# Fischerprüfung bestanden – Und jetzt?



## Kelsen (18. März 2016)

Hallo miteinander,

beim Radeln durch die Villewälder (südlich von Köln, nördlich der Eifel) habe ich immer einige Angler dort sehen können und mir gedacht, dass ich das auch gerne mal machen würde. Ich hab dann spontan den Fischereischein gemacht (diese Woche bestanden und gleich den Schein bei der Gemeinde abgeholt) und bin jetzt in meiner Naivität etwas ratlos, wie ich denn nun am besten das Angeln lerne.
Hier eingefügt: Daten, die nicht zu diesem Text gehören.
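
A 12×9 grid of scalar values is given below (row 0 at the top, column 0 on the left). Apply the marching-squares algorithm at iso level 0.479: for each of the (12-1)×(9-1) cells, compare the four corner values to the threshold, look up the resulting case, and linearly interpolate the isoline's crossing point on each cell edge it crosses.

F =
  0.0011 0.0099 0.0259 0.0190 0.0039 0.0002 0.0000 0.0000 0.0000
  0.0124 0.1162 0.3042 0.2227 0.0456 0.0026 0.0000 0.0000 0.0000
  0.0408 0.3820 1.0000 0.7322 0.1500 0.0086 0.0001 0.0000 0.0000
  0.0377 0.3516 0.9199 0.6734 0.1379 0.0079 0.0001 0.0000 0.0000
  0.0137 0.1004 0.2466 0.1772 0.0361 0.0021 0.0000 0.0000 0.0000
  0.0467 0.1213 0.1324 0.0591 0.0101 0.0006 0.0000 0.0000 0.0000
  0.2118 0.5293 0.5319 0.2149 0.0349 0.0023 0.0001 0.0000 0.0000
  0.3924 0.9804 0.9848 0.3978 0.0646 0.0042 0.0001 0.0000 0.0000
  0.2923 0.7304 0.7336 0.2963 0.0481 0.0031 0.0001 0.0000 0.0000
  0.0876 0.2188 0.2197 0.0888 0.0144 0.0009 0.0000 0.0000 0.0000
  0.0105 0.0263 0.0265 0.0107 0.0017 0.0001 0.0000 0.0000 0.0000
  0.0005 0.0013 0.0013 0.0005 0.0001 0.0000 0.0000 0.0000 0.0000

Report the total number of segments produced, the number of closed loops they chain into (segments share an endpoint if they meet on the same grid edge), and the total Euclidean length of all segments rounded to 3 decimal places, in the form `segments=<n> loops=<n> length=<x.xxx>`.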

Ich hab nämlich das "kleine" Problem, dass ich noch nie selbst angeln war und auch niemanden kenne, der dem Hobby nachgeht. Was ich allerdings habe, ist eine Spinnrute (2,7m, 10-30g WG) und eine Feederrute (3,6m 150g WG).
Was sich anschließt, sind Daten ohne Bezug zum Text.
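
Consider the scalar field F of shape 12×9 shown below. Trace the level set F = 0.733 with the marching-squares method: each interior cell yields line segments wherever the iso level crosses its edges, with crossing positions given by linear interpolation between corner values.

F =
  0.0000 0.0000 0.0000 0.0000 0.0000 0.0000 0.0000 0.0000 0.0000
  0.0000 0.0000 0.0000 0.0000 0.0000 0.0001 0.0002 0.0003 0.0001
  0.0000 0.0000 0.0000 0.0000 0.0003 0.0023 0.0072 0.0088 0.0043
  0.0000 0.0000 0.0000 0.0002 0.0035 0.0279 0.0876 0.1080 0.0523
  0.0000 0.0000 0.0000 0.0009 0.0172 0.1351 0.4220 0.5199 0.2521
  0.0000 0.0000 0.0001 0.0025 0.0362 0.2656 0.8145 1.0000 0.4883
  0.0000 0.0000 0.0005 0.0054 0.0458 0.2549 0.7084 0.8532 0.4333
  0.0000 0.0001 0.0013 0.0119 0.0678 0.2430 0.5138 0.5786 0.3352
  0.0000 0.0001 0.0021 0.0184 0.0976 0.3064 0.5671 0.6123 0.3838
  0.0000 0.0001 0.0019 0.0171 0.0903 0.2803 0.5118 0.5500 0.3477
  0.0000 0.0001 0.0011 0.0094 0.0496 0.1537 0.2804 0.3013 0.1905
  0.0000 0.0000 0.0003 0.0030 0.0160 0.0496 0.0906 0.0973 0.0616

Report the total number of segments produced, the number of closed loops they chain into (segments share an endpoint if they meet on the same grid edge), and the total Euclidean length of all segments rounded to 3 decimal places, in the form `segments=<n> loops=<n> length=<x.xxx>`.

segments=8 loops=1 length=5.635

cell (4,5): code 0100 → (4.792,6.000)–(5.000,5.852)
cell (4,6): code 1100 → (4.444,7.000)–(4.792,6.000)
cell (4,7): code 1000 → (5.000,7.522)–(4.444,7.000)
cell (5,5): code 0010 → (5.000,5.852)–(5.768,6.000)
cell (5,6): code 0111 → (5.768,6.000)–(6.000,6.170)
cell (5,7): code 1001 → (6.000,7.286)–(5.000,7.522)
cell (6,6): code 0010 → (6.000,6.170)–(6.438,7.000)
cell (6,7): code 0001 → (6.438,7.000)–(6.000,7.286)
total: 8 segments, chained into 1 closed loop(s), length Σ = 5.635477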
Was würdet ihr einem treudoofen Anfänger wie mir raten, der sich jetzt etwas unsicher ist, wie er denn weiter verfahren möchte? Ob ich jetzt letztlich lieber Friedfisch oder Raubfisch angeln möchte, weiß ich selbst noch nicht so recht, möchte aber beides gerne ausprobieren.

Soll ich vielleicht einen der Forellenteiche in der Nähe aufsuchen und hoffen, dass sich einer der Anwesenden meiner erbarmt? Vielleicht wäre das eine gute Möglichkeit, um insbesondere das Landen und die Nachsorge vernünftig zu lernen. Sollte ich besser mal einem der Angelvereine in der Nähe einen Besuch abstatten? Noch eine Option wäre es natürlich, sich eine Tageskarte zu besorgen und an ein Gewässer zu fahren. Ich fürchte aber, das kann bei einem Amateur nur schief gehen...

Ich freue mich auf eure Tipps!


----------



## Gelöschte Mitglieder 136077 (18. März 2016)

*AW: Fischerprüfung bestanden – Und jetzt?*

Erstmal Glückwunsch  Du hast dir die Antworten praktisch ja schon selbst gegeben. Geh raus und probiere verschiedene Dinge einfach aus. Auch einige Vereine bieten mal Schnuppertage an. Da würde ich auch mal vorbei schauen.


----------



## el.Lucio (18. März 2016)

*AW: Fischerprüfung bestanden – Und jetzt?*

Erstmal Glückwunsch zur bestandenen Prüfung.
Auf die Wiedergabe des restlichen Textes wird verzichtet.